I not so good with mathematics
I like to know if there is no pi (π) existed in this world what will happen to a Circle. What will be the shape of it
I not so good with mathematics
I like to know if there is no pi (π) existed in this world what will happen to a Circle. What will be the shape of it
$\pi$ is by definition the ratio of a circle's circumference to its diameter. If $\pi$ didn't exist but 'circles' did (I'm reaching a bit here), then that would imply that this ratio wasn't constant for all circles. This is something you can do in curved spaces (see here), but that doesn't work in flat space.
So I guess (to the point that this even makes any kind of sense), if $\pi$ didn't exist then many other aspects of how we treat space would also have to be changed. You couldn't just remove $\pi$ by itself from our normal ideas of geometry and 'see what happens'. You have to come up with a whole new set of rules since that fact is based on other, more basic ideas that have other implications.
The number $\pi$ is defined as the ratio of a Euclidean circle's circumference to its diameter. It doesn't make sense to ask, "what happens to circles if there's no $\pi$?" Euclidean circles came before $\pi$, not vice-versa.

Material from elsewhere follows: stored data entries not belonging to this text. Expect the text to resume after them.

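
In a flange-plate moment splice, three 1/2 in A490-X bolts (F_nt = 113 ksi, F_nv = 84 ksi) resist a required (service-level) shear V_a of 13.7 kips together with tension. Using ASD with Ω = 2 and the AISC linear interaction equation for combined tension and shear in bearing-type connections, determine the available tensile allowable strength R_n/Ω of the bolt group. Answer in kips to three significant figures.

A_b = π·0.5²/4 = 0.1963 in²; f_rv = 13.7 / (3 × 0.1963) = 23.26 ksi.
F'_nt = 1.3 F_nt − (Ω F_nt / F_nv) f_rv = 1.3·113 − (2·113/84)·23.26 = 84.33 ksi, capped at F_nt → F'_nt = 84.33 ksi.
R_n = F'_nt · A_b · n = 84.33 × 0.1963 × 3 = 49.67 kips.
Allowable strength R_n/Ω = 49.67 / 2 = 24.8 kips.

24.8 kips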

On further thought: Let $F$ be the field of compass-and-ruler constructible real numbers. Then geometry in $F^2$ could reasonably be said to be a world where $\pi$ does not exist. The circles in that world look perfectly normal and circular -- it's just that their perimeter does not have the same length as any straight line.
That universe is rather substandard once we move past circles to more complex curves, though. For example, $F^2$ has curves that appear to cross each other but don't actually have any point in common. (Such as the $x$ axis versus the curve defined by $y=x^3-2$).